The Flash using its source material isn’t a surprise. Geoff Johns (Flash’s executive producer) got his start on the Kid Flash and Flash books, his favorite comic book character is The Flash, and the story arcs The Flash covers are based primarily on Johns’ work. If Flash’s writers didn’t use the source material, they’d be on unemployment.
I do agree with Jim that character building is important, and The Flash struggles to do that. After all its Earth hopping and time warps, I’m not even sure who some of these characters are anymore, but The Flash battles with another basic element of fiction: conflict. The Flashpoint event was successful (in the comics) because the universe was going to implode (man versus environment), Justice Leaguers battled each other, tearing apart cities and killing people (man versus man), and Barry had to face the fact that he was responsible for this and was, in this instance, the world’s greatest villain and had to allow his mother to die (man versus himself). None of that existed.
Sure. Reverse-Flash said, “Who’s the villain now, Flash?” but that was a throwaway line because the only negative thing that occurred in “Flashpoint” was Barry forgetting his friends (his memory of the previous timeline vanishing). But he reunited with his friends. With the selfish Barry we met in “Flashpoint” I figured he had come out ahead with living parents and slightly more dickish buddies. Cisco was a billionaire. Party!

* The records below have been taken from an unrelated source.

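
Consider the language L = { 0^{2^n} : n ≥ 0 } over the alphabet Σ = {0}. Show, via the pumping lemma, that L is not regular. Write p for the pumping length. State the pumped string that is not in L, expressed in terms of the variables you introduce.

0^{2^p+k}

Toward a contradiction, assume L is regular with pumping length p.
Take w = 0^{2^p} ∈ L with |w| = 2^p ≥ p.
Write w = xyz as guaranteed by the lemma, with |xy| ≤ p and y is nonempty.
Then y = 0^k for some k with 1 ≤ k ≤ p.
Pump with i = 2: xy^2z = 0^{2^p+k}. Since 1 ≤ k ≤ p < 2^p, we have 2^p < 2^p+k < 2^{p+1}, so 2^p+k is not a power of 2. So xy^2z ∉ L.
Contradiction. Therefore L is not regular.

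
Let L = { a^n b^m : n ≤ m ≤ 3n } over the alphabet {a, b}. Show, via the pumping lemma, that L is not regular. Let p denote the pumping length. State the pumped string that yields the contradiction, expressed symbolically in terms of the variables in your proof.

Toward a contradiction, assume L is regular with pumping length p.
Take w = a^p b^p ∈ L (since p ≤ p ≤ 3p), with |w| = 2p ≥ p.
By the pumping lemma, w = xyz with |xy| ≤ p and y is nonempty.
Since the first p symbols of w are all a's and |xy| ≤ p, y lies entirely in the leading a-block: y = a^k for some k with 1 ≤ k ≤ p.
Pump with i = 2: xy^2z = a^{p+k} b^p. Now n = p+k > p = m, so the condition n ≤ m fails. Thus xy^2z ∉ L.
This contradicts the pumping lemma, so L is not regular.

a^{p+k} b^p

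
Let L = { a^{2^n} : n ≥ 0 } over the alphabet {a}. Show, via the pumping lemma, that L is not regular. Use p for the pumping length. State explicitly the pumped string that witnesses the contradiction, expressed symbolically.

a^{2^p+k}

Toward a contradiction, assume L is regular with pumping length p.
Take w = a^{2^p} ∈ L with |w| = 2^p ≥ p.
By the pumping lemma, w = xyz with |xy| ≤ p and |y| > 0.
Then y = a^k for some k with 1 ≤ k ≤ p.
Pump with i = 2: xy^2z = a^{2^p+k}. Since 1 ≤ k ≤ p < 2^p, we have 2^p < 2^p+k < 2^{p+1}, so 2^p+k is not a power of 2. So xy^2z ∉ L.
This contradicts the pumping lemma, so L is not regular.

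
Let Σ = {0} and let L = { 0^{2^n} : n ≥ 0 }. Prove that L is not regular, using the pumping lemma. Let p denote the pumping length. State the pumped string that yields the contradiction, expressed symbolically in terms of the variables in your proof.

Toward a contradiction, assume L is regular with pumping length p.
Take w = 0^{2^p} ∈ L with |w| = 2^p ≥ p.
The pumping lemma gives a decomposition w = xyz where |xy| ≤ p and |y| ≥ 1.
Then y = 0^k for some k with 1 ≤ k ≤ p.
Pump with i = 2: xy^2z = 0^{2^p+k}. Since 1 ≤ k ≤ p < 2^p, we have 2^p < 2^p+k < 2^{p+1}, so 2^p+k is not a power of 2. So xy^2z ∉ L.
Contradiction. Therefore L is not regular.

0^{2^p+k}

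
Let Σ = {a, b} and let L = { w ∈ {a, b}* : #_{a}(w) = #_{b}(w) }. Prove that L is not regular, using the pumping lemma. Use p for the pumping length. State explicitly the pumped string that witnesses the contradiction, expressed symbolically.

a^{p+k} b^p

Toward a contradiction, assume L is regular with pumping length p.
Choose w = a^p b^p ∈ L with |w| = 2p ≥ p.
By the pumping lemma, w = xyz with |xy| ≤ p and y is nonempty.
Since the first p symbols of w are all a's and |xy| ≤ p, y lies entirely in the leading a-block: y = a^k for some k with 1 ≤ k ≤ p.
Pump with i = 2: xy^2z = a^{p+k} b^p has p+k occurrences of a but only p of b. Since k ≥ 1 the counts differ, so xy^2z ∉ L.
This is a contradiction; hence L is not regular.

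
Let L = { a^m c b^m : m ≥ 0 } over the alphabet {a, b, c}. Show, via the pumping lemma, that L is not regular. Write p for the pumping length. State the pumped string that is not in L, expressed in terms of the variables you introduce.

Assume L is regular. Let p be the pumping length given by the pumping lemma.
Take w = a^p c b^p ∈ L with |w| = 2p+1 ≥ p.
The pumping lemma gives a decomposition w = xyz where |xy| ≤ p and y is nonempty.
Because |xy| ≤ p and w begins with p copies of a, we have y = a^k with 1 ≤ k ≤ p.
Pump with i = 2: xy^2z = a^{p+k} c b^p, which would require p+k = p. But k ≥ 1, so xy^2z ∉ L.
This contradicts the pumping lemma, so L is not regular.

a^{p+k} c b^p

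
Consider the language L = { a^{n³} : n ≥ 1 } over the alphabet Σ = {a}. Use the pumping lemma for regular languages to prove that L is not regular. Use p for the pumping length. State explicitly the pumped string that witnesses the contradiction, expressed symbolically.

Toward a contradiction, assume L is regular with pumping length p.
Take w = a^{p³} ∈ L with |w| = p³ ≥ p.
By the pumping lemma, w = xyz with |xy| ≤ p and |y| > 0.
Then y = a^k for some k with 1 ≤ k ≤ p.
Pump with i = 2: xy^2z = a^{p³+k}. Since 1 ≤ k ≤ p, p³ < p³+k ≤ p³+p < p³+3p²+3p+1 = (p+1)³, so p³+k is not a perfect cube. So xy^2z ∉ L.
This is a contradiction; hence L is not regular.

a^{p³+k}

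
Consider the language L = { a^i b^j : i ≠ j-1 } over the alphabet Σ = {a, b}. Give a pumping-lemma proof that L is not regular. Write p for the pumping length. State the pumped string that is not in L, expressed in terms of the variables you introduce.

Assume L is regular. Let p be the pumping length given by the pumping lemma.
Choose w = a^p b^{p+p!+1}. Since p ≠ (p+p!+1)-1 = p+p!, w ∈ L; and |w| ≥ p.
The pumping lemma gives a decomposition w = xyz where |xy| ≤ p and |y| > 0.
Since the first p symbols of w are all a's and |xy| ≤ p, y lies entirely in the leading a-block: y = a^k for some k with 1 ≤ k ≤ p.
Since 1 ≤ k ≤ p, k divides p!; set t = 1 + p!/k. Then xy^t z has p + (p!/k)·k = p + p! copies of a. Now the a-count is p+p! and (b-count)-1 = (p+p!+1)-1 = p+p!, so i ≠ j-1 fails. So xy^t z = a^{p+p!} b^{p+p!+1} ∉ L.
This contradicts the pumping lemma, so L is not regular.

a^{p+p!} b^{p+p!+1}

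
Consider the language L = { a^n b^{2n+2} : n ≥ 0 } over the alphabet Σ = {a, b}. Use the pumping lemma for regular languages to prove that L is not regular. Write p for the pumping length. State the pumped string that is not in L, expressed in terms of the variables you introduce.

a^{p+k} b^{2p+2}

Suppose for contradiction that L is regular, and let p be the pumping length.
Let w = a^p b^{2p+2} ∈ L; note |w| = 3p+2 ≥ p.
Write w = xyz as guaranteed by the lemma, with |xy| ≤ p and |y| > 0.
Because |xy| ≤ p and w begins with p copies of a, we have y = a^k with 1 ≤ k ≤ p.
Pump with i = 2: xy^2z = a^{p+k} b^{2p+2}. For this to lie in L we would need 2p+2 = 2(p+k)+2, which forces k = 0. But k ≥ 1, so xy^2z ∉ L.
This is a contradiction; hence L is not regular.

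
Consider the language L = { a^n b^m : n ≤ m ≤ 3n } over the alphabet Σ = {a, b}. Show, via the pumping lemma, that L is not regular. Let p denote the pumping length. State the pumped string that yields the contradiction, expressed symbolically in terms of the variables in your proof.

Assume L is regular; let p be its pumping constant.
Take w = a^p b^p ∈ L (since p ≤ p ≤ 3p), with |w| = 2p ≥ p.
Write w = xyz as guaranteed by the lemma, with |xy| ≤ p and |y| > 0.
Because |xy| ≤ p and w begins with p copies of a, we have y = a^k with 1 ≤ k ≤ p.
Pump with i = 2: xy^2z = a^{p+k} b^p. Now n = p+k > p = m, so the condition n ≤ m fails. Thus xy^2z ∉ L.
Contradiction. Therefore L is not regular.

a^{p+k} b^p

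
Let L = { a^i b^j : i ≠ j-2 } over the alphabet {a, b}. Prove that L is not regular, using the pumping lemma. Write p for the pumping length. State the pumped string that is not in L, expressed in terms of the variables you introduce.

a^{p+p!} b^{p+p!+2}

Assume L is regular. Let p be the pumping length given by the pumping lemma.
Choose w = a^p b^{p+p!+2}. Since p ≠ (p+p!+2)-2 = p+p!, w ∈ L; and |w| ≥ p.
Write w = xyz as guaranteed by the lemma, with |xy| ≤ p and y is nonempty.
Since the first p symbols of w are all a's and |xy| ≤ p, y lies entirely in the leading a-block: y = a^k for some k with 1 ≤ k ≤ p.
Since 1 ≤ k ≤ p, k divides p!; set t = 1 + p!/k. Then xy^t z has p + (p!/k)·k = p + p! copies of a. Now the a-count is p+p! and (b-count)-2 = (p+p!+2)-2 = p+p!, so i ≠ j-2 fails. So xy^t z = a^{p+p!} b^{p+p!+2} ∉ L.
Contradiction. Therefore L is not regular.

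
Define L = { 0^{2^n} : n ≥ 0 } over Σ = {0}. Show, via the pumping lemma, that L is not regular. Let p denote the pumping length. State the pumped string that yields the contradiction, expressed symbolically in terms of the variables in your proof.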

Okay, Wally was dying—for some reason—and Barry spent half a second with choosing to save him, so that internal conflict—if there was any—didn’t have time to build. None of the “conflicts” worked, and when there’s no real conflict, there’s no story.
Lack of conflict isn’t a new thing. Flash’s time-traveling/Earth-jumping nonsense deflates tension and a lack of tension leads to a lack of rising action. There’s a lot going on in The Flash, but few conflicts are given the chance to grow.

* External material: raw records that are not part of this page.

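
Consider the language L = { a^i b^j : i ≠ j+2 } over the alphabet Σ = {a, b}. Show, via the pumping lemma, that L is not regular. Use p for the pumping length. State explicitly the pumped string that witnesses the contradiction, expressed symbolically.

Assume L is regular. Let p be the pumping length given by the pumping lemma.
Choose w = a^p b^{p+p!-2}. Since p ≠ (p+p!-2)+2 = p+p!, w ∈ L; and |w| ≥ p.
The pumping lemma gives a decomposition w = xyz where |xy| ≤ p and |y| > 0.
Since the first p symbols of w are all a's and |xy| ≤ p, y lies entirely in the leading a-block: y = a^k for some k with 1 ≤ k ≤ p.
Since 1 ≤ k ≤ p, k divides p!; set t = 1 + p!/k. Then xy^t z has p + (p!/k)·k = p + p! copies of a. Now the a-count is p+p! and (b-count)+2 = (p+p!-2)+2 = p+p!, so i ≠ j+2 fails. So xy^t z = a^{p+p!} b^{p+p!-2} ∉ L.
This contradicts the pumping lemma, so L is not regular.

a^{p+p!} b^{p+p!-2}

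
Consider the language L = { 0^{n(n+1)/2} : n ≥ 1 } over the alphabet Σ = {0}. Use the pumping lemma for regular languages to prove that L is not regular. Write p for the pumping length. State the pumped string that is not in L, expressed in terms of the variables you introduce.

Suppose for contradiction that L is regular, and let p be the pumping length.
Take w = 0^{p(p+1)/2} ∈ L with |w| = p(p+1)/2 ≥ p.
The pumping lemma gives a decomposition w = xyz where |xy| ≤ p and y is nonempty.
Then y = 0^k for some k with 1 ≤ k ≤ p.
Pump with i = 2: xy^2z = 0^{p(p+1)/2+k}. Since 1 ≤ k ≤ p, p(p+1)/2 < p(p+1)/2+k ≤ p(p+1)/2+p < (p+1)(p+2)/2, so p(p+1)/2+k is strictly between consecutive triangular numbers. So xy^2z ∉ L.
This is a contradiction; hence L is not regular.

0^{p(p+1)/2+k}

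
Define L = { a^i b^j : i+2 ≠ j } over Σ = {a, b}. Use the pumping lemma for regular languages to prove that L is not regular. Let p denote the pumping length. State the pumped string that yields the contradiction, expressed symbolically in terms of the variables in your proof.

a^{p+p!} b^{p+p!+2}

Assume L is regular; let p be its pumping constant.
Choose w = a^p b^{p+p!+2}. Since p ≠ (p+p!+2)-2 = p+p!, w ∈ L; and |w| ≥ p.
Write w = xyz as guaranteed by the lemma, with |xy| ≤ p and |y| > 0.
Because |xy| ≤ p and w begins with p copies of a, we have y = a^k with 1 ≤ k ≤ p.
Since 1 ≤ k ≤ p, k divides p!; set t = 1 + p!/k. Then xy^t z has p + (p!/k)·k = p + p! copies of a. Now the a-count is p+p! and (b-count)-2 = (p+p!+2)-2 = p+p!, so i+2 ≠ j fails. So xy^t z = a^{p+p!} b^{p+p!+2} ∉ L.
This is a contradiction; hence L is not regular.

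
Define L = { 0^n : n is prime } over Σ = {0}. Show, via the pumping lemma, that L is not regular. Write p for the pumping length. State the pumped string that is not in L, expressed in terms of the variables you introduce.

Assume L is regular; let p be its pumping constant.
Let q be a prime with q ≥ p+2 (infinitely many primes exist), and take w = 0^q ∈ L with |w| = q ≥ p.
Write w = xyz as guaranteed by the lemma, with |xy| ≤ p and |y| > 0.
Then y = 0^k for some k with 1 ≤ k ≤ p.
Since 1 ≤ k ≤ p, |xz| = q-k. Pump with i = q+1: |xy^{q+1}z| = (q-k)+(q+1)k = q+qk = q(1+k), which is composite (both factors ≥ 2). So xy^{q+1}z = 0^{q(1+k)} ∉ L.
Contradiction. Therefore L is not regular.

0^{q(1+k)}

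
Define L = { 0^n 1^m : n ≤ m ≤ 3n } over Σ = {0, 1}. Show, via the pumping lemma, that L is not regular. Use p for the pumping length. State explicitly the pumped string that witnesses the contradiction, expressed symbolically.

0^{p+k} 1^p

Suppose for contradiction that L is regular, and let p be the pumping length.
Take w = 0^p 1^p ∈ L (since p ≤ p ≤ 3p), with |w| = 2p ≥ p.
Write w = xyz as guaranteed by the lemma, with |xy| ≤ p and |y| > 0.
Since the first p symbols of w are all 0's and |xy| ≤ p, y lies entirely in the leading 0-block: y = 0^k for some k with 1 ≤ k ≤ p.
Pump with i = 2: xy^2z = 0^{p+k} 1^p. Now n = p+k > p = m, so the condition n ≤ m fails. Thus xy^2z ∉ L.
This is a contradiction; hence L is not regular.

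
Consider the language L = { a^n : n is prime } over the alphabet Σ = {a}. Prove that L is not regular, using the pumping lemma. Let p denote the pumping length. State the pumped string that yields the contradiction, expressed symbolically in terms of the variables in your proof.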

Speaking of growing, let’s talk about something I’ve been warning folks about for years and it looks like it’ll boil over this season. Jim has wanted to get rid of the villain-of-the-week format; I’ve said that The Flash needed to revamp how it handled its villain-of-the-week and go with recurring villains. I agree that the show is at its strongest when there’s a central villain–and Reverse-Flash shows promise–but we can still get three or four episodes a season with Pied Piper, Mirror Master, Gorilla Grodd, Weather Wizard, and the like, and the reason why I say this is that Geoff Johns—you know, the executive producer and one-time Flash scribe—never wrote a Flash story arc without at least three Flash villains. The Rogues are coming.

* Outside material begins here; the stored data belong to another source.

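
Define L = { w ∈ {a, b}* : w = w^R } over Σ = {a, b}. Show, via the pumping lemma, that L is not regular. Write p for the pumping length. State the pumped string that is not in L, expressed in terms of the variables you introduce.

Suppose for contradiction that L is regular, and let p be the pumping length.
Take w = a^p b a^p, a palindrome of length 2p+1 ≥ p.
Write w = xyz as guaranteed by the lemma, with |xy| ≤ p and |y| ≥ 1.
Because |xy| ≤ p and w begins with p copies of a, we have y = a^k with 1 ≤ k ≤ p.
Pump with i = 2: xy^2z = a^{p+k} b a^p. Its reverse is a^p b a^{p+k}, which differs from xy^2z since k ≥ 1. So xy^2z is not a palindrome and xy^2z ∉ L.
Contradiction. Therefore L is not regular.

a^{p+k} b a^p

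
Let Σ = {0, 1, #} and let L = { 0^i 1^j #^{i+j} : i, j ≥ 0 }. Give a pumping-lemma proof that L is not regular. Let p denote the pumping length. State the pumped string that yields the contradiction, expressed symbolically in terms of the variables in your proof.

0^{p+k} 1^p #^{2p}

Suppose for contradiction that L is regular, and let p be the pumping length.
Take w = 0^p 1^p #^{2p} ∈ L (with i=j=p, i+j=2p), |w| = 4p ≥ p.
By the pumping lemma, w = xyz with |xy| ≤ p and y is nonempty.
Because |xy| ≤ p and w begins with p copies of 0, we have y = 0^k with 1 ≤ k ≤ p.
Consider xy^2z = 0^{p+k} 1^p #^{2p}. Now the 0- and 1-counts sum to 2p+k, but the #-count is 2p ≠ 2p+k. So xy^2z ∉ L.
This is a contradiction; hence L is not regular.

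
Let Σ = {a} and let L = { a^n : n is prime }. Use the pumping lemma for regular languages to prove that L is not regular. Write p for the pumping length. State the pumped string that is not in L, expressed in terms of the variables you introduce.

a^{q(1+k)}

Suppose for contradiction that L is regular, and let p be the pumping length.
Let q be a prime with q ≥ p+2 (infinitely many primes exist), and take w = a^q ∈ L with |w| = q ≥ p.
Write w = xyz as guaranteed by the lemma, with |xy| ≤ p and |y| > 0.
Then y = a^k for some k with 1 ≤ k ≤ p.
Since 1 ≤ k ≤ p, |xz| = q-k. Pump with i = q+1: |xy^{q+1}z| = (q-k)+(q+1)k = q+qk = q(1+k), which is composite (both factors ≥ 2). So xy^{q+1}z = a^{q(1+k)} ∉ L.
This contradicts the pumping lemma, so L is not regular.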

I’m not saying that 10 or 12 villains in a single episode is a good idea—there’s that problem I mention often of limited screen time for too many characters—but had Flash developed recurring villains, we’d at least know who these people are and Flash could have a series of episodes with three or four villains teaming up, a tip of the hat to Johns. Flash has twice as many enemies as Batman.
Good luck identifying everyone, non-Flash readers. Doctor Alchemy was teased at the end of “Flashpoint,” and the person whispering to him was Mirror Master, so multiple villain episodes will happen. I geeked out over the closing moment. Jim didn’t even catch that it was Mirror Master whispering to Doctor Alchemy until I pointed out that “Alchemy” was written on a mirror. Imagine if every Flash viewer had met Mirror Master and knew who he was from the previous two seasons. Every Flash fan would’ve been geeking out over that moment.
I still enjoy Flash and I’m hopeful it’ll get better over the coming months, but there are countless missed opportunities.
Mirror Master’s powers involve generating mirror worlds and pocket realities, so the West family drama might not be an echo from the Flashpoint. Mirror Master–and not Reverse-Flash–could also be this season’s main villain.